Friday, May 12, 2017

Success!




I cannot claim victory, but I achieved my primary objective.  I refer to my dialogue with Walter Block regarding the intersection of homesteading and immigration.  If you have not read it, begin there.

Walter has now replied by email on the specific point: the NAP does not offer an objective answer to how much labor must be mixed with the land to determine “ownership.”  From these, I conclude: given that even the so-called vacant stretches of desert and the mountaintops have “some” labor mixed into them by government employees – whom I have paid for; therefore the government controlled land is owned by me – and every other individual who has been forced to pay for the associated government labor.

From Walter’s email:

This is brilliant on your part, brilliant. I never thought of that counter argument to my position, and I thank you for it. I never even realized there could be any counter argument to my position, so sure was I in its favor

Like I said, the earlier piece will give context to this one.

But, I don’t think it suffices.

But it does suffice for my purposes, certainly my primary purpose.

No, I of course cannot give you any exact criteria for successful homesteading, such as two months per acre, or anything like that. In Murray’s view, to which I fully subscribe, it all depends upon context, history, past practices.

This was my primary purpose.  The answer cannot be derived objectively from the NAP; therefore any answer – like the answer to every question regarding definitions of “aggression” and “property” – requires “context, history, past practices.”  In other words, custom.  One cannot speak of the non-aggression principle without also considering custom.

But, I think you let a good thing, for your side of this debate, get the better of you. You take a reasonable principle, and run too far with it.

So, my principle is sound….

Nice try, but I don’t think your position is correct.

…I just took it too far.

Just keep in mind: my first objective was to get Walter off of his mark.  Why is this important?  In the context of immigration, it is not as simple to say (as Walter has said) that immigrants are free to homestead government controlled land. 

Speaking of taking something too far:

Suppose there were no Indians when Columbus came along to the New World. He then plants a Spanish flag somewhere in what is now the US. He builds a few roads nearby. Etc. According to your argument, this would be legitimate homesteading over the entire country.

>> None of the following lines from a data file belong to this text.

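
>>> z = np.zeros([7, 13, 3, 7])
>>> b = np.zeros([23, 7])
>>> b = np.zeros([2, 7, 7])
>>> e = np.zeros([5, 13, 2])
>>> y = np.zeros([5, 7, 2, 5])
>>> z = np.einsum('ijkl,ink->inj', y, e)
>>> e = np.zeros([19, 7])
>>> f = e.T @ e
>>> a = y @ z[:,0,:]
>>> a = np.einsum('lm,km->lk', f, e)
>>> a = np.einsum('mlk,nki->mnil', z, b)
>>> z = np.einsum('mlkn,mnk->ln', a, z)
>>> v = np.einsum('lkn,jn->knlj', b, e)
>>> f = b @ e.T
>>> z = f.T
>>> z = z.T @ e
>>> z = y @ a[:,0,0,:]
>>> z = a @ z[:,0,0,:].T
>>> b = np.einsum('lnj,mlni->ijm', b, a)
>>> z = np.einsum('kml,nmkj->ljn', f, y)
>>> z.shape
(19, 5, 5)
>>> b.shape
(13, 7, 5)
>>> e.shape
(19, 7)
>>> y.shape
(5, 7, 2, 5)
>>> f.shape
(2, 7, 19)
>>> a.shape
(5, 2, 7, 13)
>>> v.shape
(7, 7, 2, 19)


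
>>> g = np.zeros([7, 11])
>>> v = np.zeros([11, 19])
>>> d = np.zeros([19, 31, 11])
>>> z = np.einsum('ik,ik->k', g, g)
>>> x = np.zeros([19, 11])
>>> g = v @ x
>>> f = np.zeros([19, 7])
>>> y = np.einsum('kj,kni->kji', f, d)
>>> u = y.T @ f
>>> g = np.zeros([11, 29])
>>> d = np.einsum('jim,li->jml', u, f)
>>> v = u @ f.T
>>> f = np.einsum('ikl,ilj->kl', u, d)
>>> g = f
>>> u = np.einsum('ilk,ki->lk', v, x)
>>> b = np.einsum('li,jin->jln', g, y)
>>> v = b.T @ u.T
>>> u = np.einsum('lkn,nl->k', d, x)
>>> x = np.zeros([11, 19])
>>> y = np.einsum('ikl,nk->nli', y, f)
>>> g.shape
(7, 7)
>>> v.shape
(11, 7, 7)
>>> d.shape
(11, 7, 19)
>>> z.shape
(11,)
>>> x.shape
(11, 19)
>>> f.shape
(7, 7)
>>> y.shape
(7, 11, 19)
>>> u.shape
(7,)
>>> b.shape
(19, 7, 11)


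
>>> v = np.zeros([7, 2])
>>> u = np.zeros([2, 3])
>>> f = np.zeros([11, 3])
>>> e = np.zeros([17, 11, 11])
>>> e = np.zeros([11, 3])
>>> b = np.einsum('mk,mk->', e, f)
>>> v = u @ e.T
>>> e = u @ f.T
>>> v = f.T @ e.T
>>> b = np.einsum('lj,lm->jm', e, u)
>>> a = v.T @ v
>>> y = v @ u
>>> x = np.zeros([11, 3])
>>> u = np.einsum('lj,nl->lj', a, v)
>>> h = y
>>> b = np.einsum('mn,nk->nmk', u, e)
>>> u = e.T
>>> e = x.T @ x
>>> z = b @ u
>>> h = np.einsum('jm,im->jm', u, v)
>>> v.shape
(3, 2)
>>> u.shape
(11, 2)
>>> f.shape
(11, 3)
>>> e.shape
(3, 3)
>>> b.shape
(2, 2, 11)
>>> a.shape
(2, 2)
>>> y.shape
(3, 3)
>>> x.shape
(11, 3)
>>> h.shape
(11, 2)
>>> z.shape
(2, 2, 2)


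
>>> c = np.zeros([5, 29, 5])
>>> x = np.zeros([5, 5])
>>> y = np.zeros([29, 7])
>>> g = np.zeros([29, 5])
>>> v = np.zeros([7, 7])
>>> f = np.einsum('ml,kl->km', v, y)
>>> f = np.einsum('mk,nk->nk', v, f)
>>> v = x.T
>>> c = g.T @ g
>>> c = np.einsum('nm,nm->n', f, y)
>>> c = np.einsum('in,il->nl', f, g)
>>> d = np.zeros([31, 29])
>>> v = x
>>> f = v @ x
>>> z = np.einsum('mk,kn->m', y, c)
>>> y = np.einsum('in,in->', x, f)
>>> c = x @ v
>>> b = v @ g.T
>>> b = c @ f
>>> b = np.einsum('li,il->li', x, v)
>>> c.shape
(5, 5)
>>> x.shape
(5, 5)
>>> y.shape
()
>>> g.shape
(29, 5)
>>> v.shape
(5, 5)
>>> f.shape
(5, 5)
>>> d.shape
(31, 29)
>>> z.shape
(29,)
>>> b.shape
(5, 5)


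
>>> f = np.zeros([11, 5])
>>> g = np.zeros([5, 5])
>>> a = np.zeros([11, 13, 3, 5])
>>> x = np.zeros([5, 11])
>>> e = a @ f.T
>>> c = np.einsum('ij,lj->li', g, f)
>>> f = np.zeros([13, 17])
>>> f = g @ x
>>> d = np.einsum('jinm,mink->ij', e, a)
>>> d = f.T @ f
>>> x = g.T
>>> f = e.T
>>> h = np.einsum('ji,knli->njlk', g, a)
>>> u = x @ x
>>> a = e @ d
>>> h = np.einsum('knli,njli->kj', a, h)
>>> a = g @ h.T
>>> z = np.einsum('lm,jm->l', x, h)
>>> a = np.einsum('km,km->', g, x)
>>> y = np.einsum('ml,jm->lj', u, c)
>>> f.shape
(11, 3, 13, 11)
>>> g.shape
(5, 5)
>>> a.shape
()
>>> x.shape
(5, 5)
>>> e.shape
(11, 13, 3, 11)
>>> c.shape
(11, 5)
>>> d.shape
(11, 11)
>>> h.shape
(11, 5)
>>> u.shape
(5, 5)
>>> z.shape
(5,)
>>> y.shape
(5, 11)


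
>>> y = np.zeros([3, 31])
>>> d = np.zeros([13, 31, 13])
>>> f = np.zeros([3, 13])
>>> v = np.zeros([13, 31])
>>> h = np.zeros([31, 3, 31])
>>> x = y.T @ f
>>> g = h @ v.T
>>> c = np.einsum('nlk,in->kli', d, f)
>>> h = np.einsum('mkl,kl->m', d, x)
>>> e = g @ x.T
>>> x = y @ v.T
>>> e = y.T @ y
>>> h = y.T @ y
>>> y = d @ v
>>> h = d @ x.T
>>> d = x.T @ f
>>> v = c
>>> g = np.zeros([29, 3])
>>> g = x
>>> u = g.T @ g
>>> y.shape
(13, 31, 31)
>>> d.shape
(13, 13)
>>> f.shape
(3, 13)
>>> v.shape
(13, 31, 3)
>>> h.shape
(13, 31, 3)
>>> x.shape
(3, 13)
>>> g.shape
(3, 13)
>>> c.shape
(13, 31, 3)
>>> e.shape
(31, 31)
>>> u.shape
(13, 13)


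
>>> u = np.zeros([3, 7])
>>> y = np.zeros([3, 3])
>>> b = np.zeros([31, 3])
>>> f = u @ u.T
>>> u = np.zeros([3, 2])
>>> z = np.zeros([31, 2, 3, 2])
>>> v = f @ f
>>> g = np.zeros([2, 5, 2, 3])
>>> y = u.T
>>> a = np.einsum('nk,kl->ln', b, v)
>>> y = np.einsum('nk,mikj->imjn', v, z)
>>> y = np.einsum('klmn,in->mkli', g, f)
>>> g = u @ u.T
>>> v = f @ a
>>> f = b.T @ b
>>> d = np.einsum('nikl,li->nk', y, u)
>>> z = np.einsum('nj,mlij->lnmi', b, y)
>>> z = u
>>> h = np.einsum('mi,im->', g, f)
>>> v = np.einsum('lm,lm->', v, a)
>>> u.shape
(3, 2)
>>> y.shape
(2, 2, 5, 3)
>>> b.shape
(31, 3)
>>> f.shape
(3, 3)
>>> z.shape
(3, 2)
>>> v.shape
()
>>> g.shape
(3, 3)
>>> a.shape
(3, 31)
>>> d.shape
(2, 5)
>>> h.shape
()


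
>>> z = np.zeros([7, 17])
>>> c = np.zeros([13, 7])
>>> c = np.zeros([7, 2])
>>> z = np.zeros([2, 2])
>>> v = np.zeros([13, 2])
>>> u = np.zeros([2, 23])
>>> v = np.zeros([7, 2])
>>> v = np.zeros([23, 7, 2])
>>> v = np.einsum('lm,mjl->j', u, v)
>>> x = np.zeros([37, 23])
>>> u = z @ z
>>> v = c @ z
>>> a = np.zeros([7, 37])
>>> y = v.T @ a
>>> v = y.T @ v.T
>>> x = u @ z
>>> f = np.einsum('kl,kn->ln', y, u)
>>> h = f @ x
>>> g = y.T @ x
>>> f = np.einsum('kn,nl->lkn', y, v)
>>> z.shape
(2, 2)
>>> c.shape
(7, 2)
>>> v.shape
(37, 7)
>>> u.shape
(2, 2)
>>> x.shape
(2, 2)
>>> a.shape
(7, 37)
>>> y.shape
(2, 37)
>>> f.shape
(7, 2, 37)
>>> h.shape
(37, 2)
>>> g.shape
(37, 2)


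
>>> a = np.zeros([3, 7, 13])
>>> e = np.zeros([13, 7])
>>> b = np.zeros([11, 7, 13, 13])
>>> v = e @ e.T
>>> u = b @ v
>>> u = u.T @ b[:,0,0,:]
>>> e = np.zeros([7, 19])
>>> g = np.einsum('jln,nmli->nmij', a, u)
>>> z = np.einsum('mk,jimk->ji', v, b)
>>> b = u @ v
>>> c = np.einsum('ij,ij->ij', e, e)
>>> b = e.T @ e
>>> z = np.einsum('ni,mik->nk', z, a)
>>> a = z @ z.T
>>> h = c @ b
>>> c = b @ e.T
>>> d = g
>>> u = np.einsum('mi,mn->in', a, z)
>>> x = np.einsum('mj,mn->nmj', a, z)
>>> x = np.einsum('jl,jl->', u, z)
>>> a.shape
(11, 11)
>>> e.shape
(7, 19)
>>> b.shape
(19, 19)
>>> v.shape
(13, 13)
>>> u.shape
(11, 13)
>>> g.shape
(13, 13, 13, 3)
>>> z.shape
(11, 13)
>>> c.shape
(19, 7)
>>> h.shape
(7, 19)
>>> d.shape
(13, 13, 13, 3)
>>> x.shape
()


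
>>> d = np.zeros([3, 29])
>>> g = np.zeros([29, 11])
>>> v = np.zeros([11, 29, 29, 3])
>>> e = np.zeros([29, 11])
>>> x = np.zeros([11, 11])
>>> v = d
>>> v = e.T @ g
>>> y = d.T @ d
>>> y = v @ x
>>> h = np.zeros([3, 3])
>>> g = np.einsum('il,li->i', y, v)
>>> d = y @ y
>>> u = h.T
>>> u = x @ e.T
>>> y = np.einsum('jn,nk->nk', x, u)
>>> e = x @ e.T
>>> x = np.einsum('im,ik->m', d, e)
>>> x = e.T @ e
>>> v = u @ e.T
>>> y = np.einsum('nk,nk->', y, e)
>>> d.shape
(11, 11)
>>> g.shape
(11,)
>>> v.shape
(11, 11)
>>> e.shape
(11, 29)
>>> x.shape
(29, 29)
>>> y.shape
()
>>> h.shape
(3, 3)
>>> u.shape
(11, 29)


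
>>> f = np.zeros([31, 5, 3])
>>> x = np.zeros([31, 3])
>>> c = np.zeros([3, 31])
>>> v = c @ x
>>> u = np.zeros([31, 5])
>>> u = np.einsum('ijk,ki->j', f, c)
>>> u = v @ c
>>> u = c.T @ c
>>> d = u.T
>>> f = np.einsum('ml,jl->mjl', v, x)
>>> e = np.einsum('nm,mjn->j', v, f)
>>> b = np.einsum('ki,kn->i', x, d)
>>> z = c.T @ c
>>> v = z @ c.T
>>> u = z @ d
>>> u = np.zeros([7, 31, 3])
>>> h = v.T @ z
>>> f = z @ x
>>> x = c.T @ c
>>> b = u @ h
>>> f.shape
(31, 3)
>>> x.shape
(31, 31)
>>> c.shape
(3, 31)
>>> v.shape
(31, 3)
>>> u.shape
(7, 31, 3)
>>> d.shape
(31, 31)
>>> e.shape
(31,)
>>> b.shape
(7, 31, 31)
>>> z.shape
(31, 31)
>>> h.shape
(3, 31)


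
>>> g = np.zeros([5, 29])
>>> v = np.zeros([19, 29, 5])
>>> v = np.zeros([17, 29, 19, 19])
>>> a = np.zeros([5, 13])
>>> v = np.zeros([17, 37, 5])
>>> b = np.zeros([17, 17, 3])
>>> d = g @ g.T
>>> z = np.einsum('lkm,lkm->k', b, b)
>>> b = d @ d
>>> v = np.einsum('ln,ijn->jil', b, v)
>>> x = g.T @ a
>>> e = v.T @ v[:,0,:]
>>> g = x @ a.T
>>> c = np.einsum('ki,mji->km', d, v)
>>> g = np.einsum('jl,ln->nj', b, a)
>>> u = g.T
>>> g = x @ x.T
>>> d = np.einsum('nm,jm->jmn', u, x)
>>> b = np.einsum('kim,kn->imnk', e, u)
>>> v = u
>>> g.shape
(29, 29)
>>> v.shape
(5, 13)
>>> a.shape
(5, 13)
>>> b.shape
(17, 5, 13, 5)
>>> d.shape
(29, 13, 5)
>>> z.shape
(17,)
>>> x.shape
(29, 13)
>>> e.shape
(5, 17, 5)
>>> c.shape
(5, 37)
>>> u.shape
(5, 13)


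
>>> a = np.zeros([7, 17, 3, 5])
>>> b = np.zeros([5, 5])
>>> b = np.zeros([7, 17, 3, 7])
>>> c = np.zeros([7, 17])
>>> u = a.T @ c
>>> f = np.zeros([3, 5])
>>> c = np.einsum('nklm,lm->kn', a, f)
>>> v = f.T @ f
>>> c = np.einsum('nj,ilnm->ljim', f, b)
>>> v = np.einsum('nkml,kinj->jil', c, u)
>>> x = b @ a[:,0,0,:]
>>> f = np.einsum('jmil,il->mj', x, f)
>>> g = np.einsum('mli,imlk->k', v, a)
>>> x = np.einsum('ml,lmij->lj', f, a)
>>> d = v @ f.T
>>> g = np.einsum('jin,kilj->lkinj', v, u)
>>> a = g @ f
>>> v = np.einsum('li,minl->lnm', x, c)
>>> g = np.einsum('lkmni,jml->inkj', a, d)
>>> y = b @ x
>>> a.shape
(17, 5, 3, 7, 7)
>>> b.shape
(7, 17, 3, 7)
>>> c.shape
(17, 5, 7, 7)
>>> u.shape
(5, 3, 17, 17)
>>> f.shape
(17, 7)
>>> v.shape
(7, 7, 17)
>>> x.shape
(7, 5)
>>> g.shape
(7, 7, 5, 17)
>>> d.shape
(17, 3, 17)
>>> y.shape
(7, 17, 3, 5)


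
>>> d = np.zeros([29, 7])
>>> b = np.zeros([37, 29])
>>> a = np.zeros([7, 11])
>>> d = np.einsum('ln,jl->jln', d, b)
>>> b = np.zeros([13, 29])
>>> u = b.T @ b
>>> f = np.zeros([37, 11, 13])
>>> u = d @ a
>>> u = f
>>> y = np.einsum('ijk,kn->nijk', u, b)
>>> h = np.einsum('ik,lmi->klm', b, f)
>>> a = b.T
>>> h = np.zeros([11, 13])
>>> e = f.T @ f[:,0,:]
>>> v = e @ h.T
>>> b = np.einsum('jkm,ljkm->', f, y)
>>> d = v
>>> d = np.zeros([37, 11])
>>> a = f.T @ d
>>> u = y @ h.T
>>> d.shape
(37, 11)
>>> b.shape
()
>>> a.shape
(13, 11, 11)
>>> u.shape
(29, 37, 11, 11)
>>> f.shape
(37, 11, 13)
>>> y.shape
(29, 37, 11, 13)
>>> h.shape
(11, 13)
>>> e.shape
(13, 11, 13)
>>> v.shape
(13, 11, 11)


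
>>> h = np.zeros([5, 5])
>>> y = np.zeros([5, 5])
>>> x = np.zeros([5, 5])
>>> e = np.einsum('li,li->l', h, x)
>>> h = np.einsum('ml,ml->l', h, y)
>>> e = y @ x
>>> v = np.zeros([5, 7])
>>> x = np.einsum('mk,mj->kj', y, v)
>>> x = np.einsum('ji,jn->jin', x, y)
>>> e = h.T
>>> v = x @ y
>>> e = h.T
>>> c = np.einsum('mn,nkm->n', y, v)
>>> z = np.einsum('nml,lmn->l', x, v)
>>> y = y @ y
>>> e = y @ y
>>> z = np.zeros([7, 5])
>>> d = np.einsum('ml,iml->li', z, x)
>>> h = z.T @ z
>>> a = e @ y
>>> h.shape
(5, 5)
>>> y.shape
(5, 5)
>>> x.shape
(5, 7, 5)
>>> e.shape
(5, 5)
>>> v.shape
(5, 7, 5)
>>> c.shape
(5,)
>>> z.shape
(7, 5)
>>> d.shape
(5, 5)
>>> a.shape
(5, 5)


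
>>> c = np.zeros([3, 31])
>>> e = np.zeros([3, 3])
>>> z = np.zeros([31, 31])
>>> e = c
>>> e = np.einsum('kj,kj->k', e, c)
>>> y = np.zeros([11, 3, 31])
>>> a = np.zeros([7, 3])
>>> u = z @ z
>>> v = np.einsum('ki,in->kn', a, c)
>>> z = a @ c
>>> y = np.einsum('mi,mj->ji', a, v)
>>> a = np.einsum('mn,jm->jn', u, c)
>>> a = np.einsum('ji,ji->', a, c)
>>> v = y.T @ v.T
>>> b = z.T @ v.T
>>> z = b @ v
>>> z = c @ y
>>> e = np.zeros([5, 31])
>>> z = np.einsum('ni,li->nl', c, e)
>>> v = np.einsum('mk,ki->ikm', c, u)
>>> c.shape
(3, 31)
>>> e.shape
(5, 31)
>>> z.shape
(3, 5)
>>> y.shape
(31, 3)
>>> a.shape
()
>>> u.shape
(31, 31)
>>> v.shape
(31, 31, 3)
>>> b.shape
(31, 3)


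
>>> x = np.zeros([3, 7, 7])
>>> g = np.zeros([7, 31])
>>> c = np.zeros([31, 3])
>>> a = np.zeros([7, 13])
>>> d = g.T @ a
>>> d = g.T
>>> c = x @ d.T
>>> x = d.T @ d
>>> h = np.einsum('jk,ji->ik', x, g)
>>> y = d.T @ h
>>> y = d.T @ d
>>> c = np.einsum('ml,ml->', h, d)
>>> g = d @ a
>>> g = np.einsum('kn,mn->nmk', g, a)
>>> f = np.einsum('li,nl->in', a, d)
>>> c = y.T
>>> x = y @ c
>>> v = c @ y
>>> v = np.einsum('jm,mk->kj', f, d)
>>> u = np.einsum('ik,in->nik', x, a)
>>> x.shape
(7, 7)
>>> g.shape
(13, 7, 31)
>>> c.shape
(7, 7)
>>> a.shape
(7, 13)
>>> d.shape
(31, 7)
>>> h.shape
(31, 7)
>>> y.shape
(7, 7)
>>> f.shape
(13, 31)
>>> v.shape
(7, 13)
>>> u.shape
(13, 7, 7)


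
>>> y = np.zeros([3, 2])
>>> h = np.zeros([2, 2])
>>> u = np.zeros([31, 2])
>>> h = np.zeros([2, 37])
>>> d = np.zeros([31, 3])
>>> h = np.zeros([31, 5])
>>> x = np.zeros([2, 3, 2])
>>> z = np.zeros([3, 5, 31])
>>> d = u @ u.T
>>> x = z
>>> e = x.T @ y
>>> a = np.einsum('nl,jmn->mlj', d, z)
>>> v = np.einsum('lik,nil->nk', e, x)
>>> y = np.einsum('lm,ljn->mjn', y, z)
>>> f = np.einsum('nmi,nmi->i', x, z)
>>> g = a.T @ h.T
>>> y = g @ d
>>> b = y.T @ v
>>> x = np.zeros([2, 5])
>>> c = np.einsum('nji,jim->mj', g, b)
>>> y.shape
(3, 31, 31)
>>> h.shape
(31, 5)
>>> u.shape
(31, 2)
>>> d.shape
(31, 31)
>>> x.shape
(2, 5)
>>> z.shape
(3, 5, 31)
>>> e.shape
(31, 5, 2)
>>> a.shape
(5, 31, 3)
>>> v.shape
(3, 2)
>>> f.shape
(31,)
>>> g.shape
(3, 31, 31)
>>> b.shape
(31, 31, 2)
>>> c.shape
(2, 31)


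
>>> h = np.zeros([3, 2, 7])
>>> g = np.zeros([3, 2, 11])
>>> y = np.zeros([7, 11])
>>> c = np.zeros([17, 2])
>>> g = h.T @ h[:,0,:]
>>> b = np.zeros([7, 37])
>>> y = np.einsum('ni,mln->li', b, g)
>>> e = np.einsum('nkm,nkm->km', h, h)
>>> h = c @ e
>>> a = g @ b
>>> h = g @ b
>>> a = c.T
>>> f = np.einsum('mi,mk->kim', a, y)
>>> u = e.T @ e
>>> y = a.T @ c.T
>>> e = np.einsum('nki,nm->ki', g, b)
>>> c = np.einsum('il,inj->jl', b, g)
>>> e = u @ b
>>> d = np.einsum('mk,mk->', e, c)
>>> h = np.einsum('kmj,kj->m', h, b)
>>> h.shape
(2,)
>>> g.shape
(7, 2, 7)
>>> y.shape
(17, 17)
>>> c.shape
(7, 37)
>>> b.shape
(7, 37)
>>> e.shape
(7, 37)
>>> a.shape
(2, 17)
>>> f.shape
(37, 17, 2)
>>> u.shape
(7, 7)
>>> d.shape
()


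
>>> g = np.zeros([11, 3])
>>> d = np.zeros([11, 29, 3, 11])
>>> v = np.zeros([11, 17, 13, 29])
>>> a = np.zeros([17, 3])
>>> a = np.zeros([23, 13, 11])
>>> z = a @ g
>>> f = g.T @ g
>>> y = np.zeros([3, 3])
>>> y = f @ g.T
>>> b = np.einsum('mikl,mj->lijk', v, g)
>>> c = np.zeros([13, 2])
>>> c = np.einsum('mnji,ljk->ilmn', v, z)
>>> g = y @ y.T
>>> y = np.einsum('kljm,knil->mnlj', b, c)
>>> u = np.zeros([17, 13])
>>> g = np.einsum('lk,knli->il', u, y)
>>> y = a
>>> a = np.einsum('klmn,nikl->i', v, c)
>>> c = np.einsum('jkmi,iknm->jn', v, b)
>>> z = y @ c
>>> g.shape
(3, 17)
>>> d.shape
(11, 29, 3, 11)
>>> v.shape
(11, 17, 13, 29)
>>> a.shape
(23,)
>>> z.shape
(23, 13, 3)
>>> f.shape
(3, 3)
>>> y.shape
(23, 13, 11)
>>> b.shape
(29, 17, 3, 13)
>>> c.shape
(11, 3)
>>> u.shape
(17, 13)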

The US lands an astronaut on Mars or the Moon. He plants a US flag there. He builds a few roads, etc, claims the entire heavenly body as the private property of the US govt, and stands ready to protect this claim by force. According to your argument, he’d be in the right.

But I am making neither of those arguments.  I refer to Walter’s statement earlier:

In Murray’s view, to which I fully subscribe, it all depends upon context, history, past practices.

I am not speaking to the context of Columbus; I am not speaking regarding the man on the moon or Mars.  These can be debates for another day.  I am speaking of land-ownership within the context, history and past practices of the United States specifically.

So, it is possible that I took a sound principle and went too far with it…or not.  In theory, I could agree with Walter…or disagree.  My point is that I do so – either way – on principles other than the non-aggression principle.  And so does Walter.

Let’s Examine This Further

So what of the “context, history, past practices.”  Again, from Walter’s email:

The idea that because the govt builds a few roads 1000 miles away from an uninhabited part of Alaska, claims ownership over it, it willing to fight to protect it, seems to me so far away from legitimate homesteading as to be totally unrelated to it.

Let’s not speak of a thousand miles between roads; let’s look at something bite-sized – private landholdings, in some cases larger than some states.  Each of the following individuals own land larger than Rhode Island and in some cases larger than Delaware.  In total, the top 25 private owners of land hold over 19.5 million acres – more land than each of eleven states of the fifty, and more than the six smallest combined.


#1 John Malone owns 2.2 million acres

Malone has served in executive positions in telecommunications firms and is currently the chairman of Liberty Media Corp.

He nabbed the top spot from his friend and business partner Ted Turner in 2011 when he purchased a million acres of woods in Maine and New Hampshire. The splurge followed his purchase of 290,000-acre Bell Ranch in New Mexico the previous year.

Much of it is ranchland, but the majority is forest.

Look at some of his ranchland; do you see roads, high-rises (other than the hilltops), dwellings, signs of civilization of any type?


 



#2 Ted Turner owns 2 million+ acres

Ted Turner founded the Turner Broadcasting System that launched CNN and several other cable successful programs.

He owns 2 million acres in 12 states and Argentina. The 8,800-acre Nonami Plantation known for quail hunting is his most recent and largest acquisition in his home state of Georgia.

He keeps 51,000 bison on his ranches; is it appropriate that he decides who else is allowed to set up shop?